For about three months now, the two soup kitchens in neighbourhoods 43 and 44 in Elsawra in Omdurman have been providing simple daily meals to 400 hungry families in the area. This is all too necessary, as money has run out, there is no work, and the prices of foodstuffs still available are rising by the day. Once again, we read reports about people dying of hunger, also in Omdurman.
Contrary to what we wrote earlier, not 600, but 400 families are receiving a meal. When starting, both the Sudanese Hadhreen organisation, which delivers the food (without charging transport costs) and the Elrayan school teacher who coordinates the soup kitchens, were very keen to serve as many people as possible. But in practice, it proved better to fill 400 buckets and pans to the brim rather than 600 half. This decision has been in place since mid-May.
Since Education East Africa Foundation launched the WhyDonate crowdfunding campaign for the soup kitchens in early May, some €11,632 has been deposited so far by 199 people. Food aid donations received directly into the Foundation’s bank account total €11,060. So, the proceeds so far are more than €22,000. A great thank you to all the generous donors!
Many thanks also to everyone who helped the campaign, whether by collecting, cooking as part of ‘a meal for a meal’, or spending a whole day baking pancakes ‘for the good cause’ in Den Bosch. Thanks also to the friend in Stockholm who collected a more than ‘good amount’ from her entire family and circle of friends, and those who provided impressive donations from churches in Bielefeld in Germany and Vlaardingen in the Netherlands.
Continuing our campaign
Unfortunately, there are no clear signs yet about the warring parties in Sudan willing to negotiate a ceasefire any time soon, let alone agree to peace. Last week, there were indirect consultations between delegations to discuss the possibility of safe transportation of humanitarian supplies in the country, organised by the UN Secretary-General’s ‘personal envoy to Sudan’ in Geneva. The consultations ended without any agreement.
Very likely, therefore, food aid will be needed for months to come. This is why the Foundation’s board, which has been expanded since early May to include Marjan van der Horst, Khalid Eltayeb, and website manager Marcel Piters, has decided to continue our campaign after the summer.
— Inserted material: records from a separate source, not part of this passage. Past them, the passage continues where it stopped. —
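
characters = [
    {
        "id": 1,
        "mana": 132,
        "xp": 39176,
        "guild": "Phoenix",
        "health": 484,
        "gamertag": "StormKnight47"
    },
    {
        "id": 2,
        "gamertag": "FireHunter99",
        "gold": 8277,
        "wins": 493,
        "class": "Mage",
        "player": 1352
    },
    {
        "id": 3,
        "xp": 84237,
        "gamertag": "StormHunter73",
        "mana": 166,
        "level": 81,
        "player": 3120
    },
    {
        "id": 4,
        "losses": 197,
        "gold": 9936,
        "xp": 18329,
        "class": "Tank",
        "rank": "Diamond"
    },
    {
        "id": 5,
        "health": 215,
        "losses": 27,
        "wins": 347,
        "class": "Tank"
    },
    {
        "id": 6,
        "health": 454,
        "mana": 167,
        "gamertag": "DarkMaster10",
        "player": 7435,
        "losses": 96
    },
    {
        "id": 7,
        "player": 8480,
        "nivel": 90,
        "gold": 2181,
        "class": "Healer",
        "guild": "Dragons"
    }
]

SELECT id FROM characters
[1, 2, 3, 4, 5, 6, 7]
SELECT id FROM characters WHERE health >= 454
[1, 6]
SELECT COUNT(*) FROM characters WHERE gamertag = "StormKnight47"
1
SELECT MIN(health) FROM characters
215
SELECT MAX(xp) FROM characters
84237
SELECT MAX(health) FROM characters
484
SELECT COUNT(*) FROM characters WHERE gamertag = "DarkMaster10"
1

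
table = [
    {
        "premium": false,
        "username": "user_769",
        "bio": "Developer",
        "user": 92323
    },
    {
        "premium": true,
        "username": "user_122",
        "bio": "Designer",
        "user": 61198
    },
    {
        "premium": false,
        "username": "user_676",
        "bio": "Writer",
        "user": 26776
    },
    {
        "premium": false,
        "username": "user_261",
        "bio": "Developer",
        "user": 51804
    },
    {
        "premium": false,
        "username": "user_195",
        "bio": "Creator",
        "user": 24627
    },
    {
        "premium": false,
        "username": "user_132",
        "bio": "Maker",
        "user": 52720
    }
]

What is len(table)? 6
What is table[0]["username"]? "user_769"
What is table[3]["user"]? 51804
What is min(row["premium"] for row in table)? False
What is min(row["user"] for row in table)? 24627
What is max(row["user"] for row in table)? 92323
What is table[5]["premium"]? False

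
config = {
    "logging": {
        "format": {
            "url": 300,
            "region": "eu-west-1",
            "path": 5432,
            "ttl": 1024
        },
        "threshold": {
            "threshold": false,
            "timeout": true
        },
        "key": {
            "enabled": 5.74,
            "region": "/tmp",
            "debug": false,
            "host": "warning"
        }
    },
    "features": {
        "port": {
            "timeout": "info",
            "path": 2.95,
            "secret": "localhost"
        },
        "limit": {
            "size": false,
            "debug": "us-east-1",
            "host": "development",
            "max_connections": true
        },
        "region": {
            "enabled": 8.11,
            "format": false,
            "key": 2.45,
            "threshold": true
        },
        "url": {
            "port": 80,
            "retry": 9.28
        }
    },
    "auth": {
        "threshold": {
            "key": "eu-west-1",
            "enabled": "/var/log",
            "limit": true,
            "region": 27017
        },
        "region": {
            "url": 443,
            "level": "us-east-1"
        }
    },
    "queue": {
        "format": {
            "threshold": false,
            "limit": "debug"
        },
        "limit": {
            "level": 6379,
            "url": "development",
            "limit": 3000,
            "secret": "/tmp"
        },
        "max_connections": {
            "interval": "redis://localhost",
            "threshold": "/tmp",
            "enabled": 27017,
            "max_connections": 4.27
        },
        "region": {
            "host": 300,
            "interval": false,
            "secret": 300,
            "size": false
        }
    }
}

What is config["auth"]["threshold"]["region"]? 27017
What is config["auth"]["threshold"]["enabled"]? "/var/log"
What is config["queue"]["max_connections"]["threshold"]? "/tmp"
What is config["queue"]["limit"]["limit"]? 3000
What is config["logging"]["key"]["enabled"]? 5.74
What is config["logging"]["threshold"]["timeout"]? True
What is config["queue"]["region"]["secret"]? 300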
Marjan came up with the idea of asking people to donate a tenner (or a multiple thereof) every month for food aid – because €10 will provide a family with a simple meal every day for a month. This is what we will focus on after the summer holidays.
We want to announce this new initiative in local newspapers and through regional broadcasters. We also want to try again to contact companies that have a charity fund. This has proved to be quite difficult, so if you have any tips, we would be glad to hear them from you.
Sign of life
In the previous newsletter, I reported that we had lost contact with Salwa, the founder of a free kindergarten in Jabarona in western Omdurman. Jabarona has been under the control of the Rapid Support Forces (RSF) militiamen since the start of the war, April last year, so we were fearing the worst.
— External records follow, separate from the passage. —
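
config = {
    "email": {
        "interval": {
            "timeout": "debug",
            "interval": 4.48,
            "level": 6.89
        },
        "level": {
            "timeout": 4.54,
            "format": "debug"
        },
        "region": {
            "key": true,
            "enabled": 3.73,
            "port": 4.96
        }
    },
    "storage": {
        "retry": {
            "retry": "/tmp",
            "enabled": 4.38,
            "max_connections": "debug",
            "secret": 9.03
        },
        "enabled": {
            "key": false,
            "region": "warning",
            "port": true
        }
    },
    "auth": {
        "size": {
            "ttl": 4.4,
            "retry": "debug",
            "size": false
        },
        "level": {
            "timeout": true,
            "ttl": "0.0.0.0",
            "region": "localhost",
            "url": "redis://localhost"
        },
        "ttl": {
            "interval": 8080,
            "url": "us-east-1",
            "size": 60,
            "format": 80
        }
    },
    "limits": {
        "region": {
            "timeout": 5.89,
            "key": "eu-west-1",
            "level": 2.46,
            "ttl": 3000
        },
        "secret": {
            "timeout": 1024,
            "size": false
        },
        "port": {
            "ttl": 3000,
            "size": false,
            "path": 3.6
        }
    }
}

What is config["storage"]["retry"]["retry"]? "/tmp"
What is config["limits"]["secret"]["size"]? False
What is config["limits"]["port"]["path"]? 3.6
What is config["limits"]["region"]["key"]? "eu-west-1"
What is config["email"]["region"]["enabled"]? 3.73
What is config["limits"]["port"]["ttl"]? 3000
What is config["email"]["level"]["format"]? "debug"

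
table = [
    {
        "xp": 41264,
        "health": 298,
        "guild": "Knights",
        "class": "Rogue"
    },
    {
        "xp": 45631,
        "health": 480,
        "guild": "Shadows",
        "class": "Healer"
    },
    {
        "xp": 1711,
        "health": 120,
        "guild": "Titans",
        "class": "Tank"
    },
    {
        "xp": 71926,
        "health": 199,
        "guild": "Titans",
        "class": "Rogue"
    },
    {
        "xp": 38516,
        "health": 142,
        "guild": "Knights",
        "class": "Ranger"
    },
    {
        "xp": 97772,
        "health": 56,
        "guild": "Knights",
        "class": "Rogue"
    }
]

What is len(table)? 6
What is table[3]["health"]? 199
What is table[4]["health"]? 142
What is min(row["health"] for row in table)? 56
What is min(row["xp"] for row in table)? 1711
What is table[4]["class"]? "Ranger"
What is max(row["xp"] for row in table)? 97772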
But last week, I received an app with a spoken message from Salwa, through a cousin of the grocer’s near the nursery. Salwa is doing reasonably well, but she is especially worried about her relatives in another part of town, whom she has not been able to reach for months. Her telephone is broken, and the internet works rarely. The grocer himself was shot dead by militia men when he refused to hand over his telephone.
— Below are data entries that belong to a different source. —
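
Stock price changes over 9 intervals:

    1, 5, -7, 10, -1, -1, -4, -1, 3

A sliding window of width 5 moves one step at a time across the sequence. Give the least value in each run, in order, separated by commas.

(1, 5, -7, 10, -1) → min -7
(5, -7, 10, -1, -1) → min -7
(-7, 10, -1, -1, -4) → min -7
(10, -1, -1, -4, -1) → min -4
(-1, -1, -4, -1, 3) → min -4

-7, -7, -7, -4, -4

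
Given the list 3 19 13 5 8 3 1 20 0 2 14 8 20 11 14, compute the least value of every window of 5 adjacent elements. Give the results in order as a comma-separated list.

3 19 13 5 8 → min 3
19 13 5 8 3 → min 3
13 5 8 3 1 → min 1
5 8 3 1 20 → min 1
8 3 1 20 0 → min 0
3 1 20 0 2 → min 0
1 20 0 2 14 → min 0
20 0 2 14 8 → min 0
0 2 14 8 20 → min 0
2 14 8 20 11 → min 2
14 8 20 11 14 → min 8

3, 3, 1, 1, 0, 0, 0, 0, 0, 2, 8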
The Elrayan school is located in an area controlled by the army but lies close to neighbourhoods occupied by the RSF. As a result, there is regular fighting in the vicinity of the food kitchens.
Some of the school’s teachers have fled to ‘safer places’ in the country. Some of them can no longer be reached, board member and teacher Afoudia told me. She does the school’s accounting and we have now agreed that from July onwards, the school will receive a smaller amount than before.
After the war, the school will also need funds for reconstruction. At the moment, all schools in the neighbourhood accommodate people who have fled from other districts. If any money is left over from the monthly amount we are currently sending, it is spent on helping the poorest of the poor, such as a number of single mothers.
The third project we’re supporting, a small school for children with disabilities in El Gezira Aba, an island in the White Nile about 300 kilometres south of Khartoum, is also full of refugees. People are still safe there, but it looks like the RSF militia also plans to occupy this part of the country in the foreseeable future.
Let us hope and pray that the warring parties in Sudan and the countries that support them will be put under firm pressure to end the violence. The big question remains who is able or willing to achieve such a feat.
Today, US Secretary of State Antony Blinken announced that he has invited the warring parties to convene in Switzerland on 14 August to reach a ceasefire. The army has so far refused to sit down with the RSF (‘We will fight on until victory’), but it seems the pressure has been stepped up.